3. Plitvice Lakes National Park, Croatia
Not well-known by those outside the region, Plitvice Lakes National Park is one of the most breathtaking natural landmarks in all of Eastern Europe, if not the entire continent. Its maze of lakes and waterfalls, lush greenery and clear azure waters, is so fantasy-like it seems as if it were computer generated and plunked right down in Croatia. Located in the country’s rugged interior, the 16 terraced, crystalline lakes are laced together by waterfalls and miles of plank walks. The mineral-rich waters carve through the rock, depositing tufa in continually changing formations while the pathways wind around the edges, underneath and across the gurgling water. You can choose from several different paths around the lakes that range in time and difficulty. A complete run through of the park on Trail H takes upwards of six hours – while it can be done in as few as four if you move quickly, you’ll want to take your time to revel in the scenery.
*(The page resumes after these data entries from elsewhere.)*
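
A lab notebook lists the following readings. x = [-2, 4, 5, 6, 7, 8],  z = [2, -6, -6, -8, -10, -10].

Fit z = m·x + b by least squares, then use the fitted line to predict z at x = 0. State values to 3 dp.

ẑ = -0.537

From the data, Σx·x = 194, Σx = 28, Σ1 = 6.
Right-hand side: Σx·z = -256, Σz = -38.
AᵀA·[m, b]ᵀ = Aᵀz becomes [[194, 28]; [28, 6]]·[m, b]ᵀ = [-256, -38]ᵀ.
det = 194·6 − 28² = 380.
m = ((-256)·6 − 28·(-38))/380 = -118/95; b = (194·(-38) − 28·(-256))/380 = -51/95.
At x = 0: ẑ = (-118/95)·(0) + (-51/95)·(1) = -51/95.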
Some trails also offer boat transfers and bus transfers which can slice a couple of hours off the trek
4. Belluno Dolomites National Park, Italy
Belluno Dolomite National Park, or Dolomiti Bellunesi Parco Nazionale as Italian’s refer to it, is a marvel that surpasses just about any of the country’s famed museums. Though the park is fairly easy to access, just an hour and a half’s drive from Venice, it remains largely wild and unspoiled. Named for the Dolomites, the breathtaking mountain range that spans five northeastern territories, visitors can enjoy hiking, biking, winter sports and wildlife watching. The park itself can only be driven by car over two roadways, but hiker’s will find a true paradise with miles and miles of hiking trails, including the Dolomite mountain trail No. 1 which winds through the park. The ancient town of Belluno, with 37,000 residents is the main town in the eastern Dolomites and makes an ideal place to base your stay
5. Olympus National Park, Greece
This 92-square-mile park is home to one of the most famous mountain ranges in the world – the 52 peaks of Mount Olympus that were believed to be the home of the gods by the inhabitants of classical Greece. The village of Dion, which sits on the mountain’s flanks, was a Macedonian holy city where King Archelaus held nine days of games to honor Zeus, several centuries B.C. Today, it houses a remarkable archaeology site where work is ongoing, along with an archaeological museum which features much of the region’s rich Classical history. The park is also home to numerous animal species like lynx, wolves, fox, jackals and wild boar, along with more than 108 bird species as well as over 1,700 plants that can be found on Mount Olympus, representing 25 percent of all Greek flora.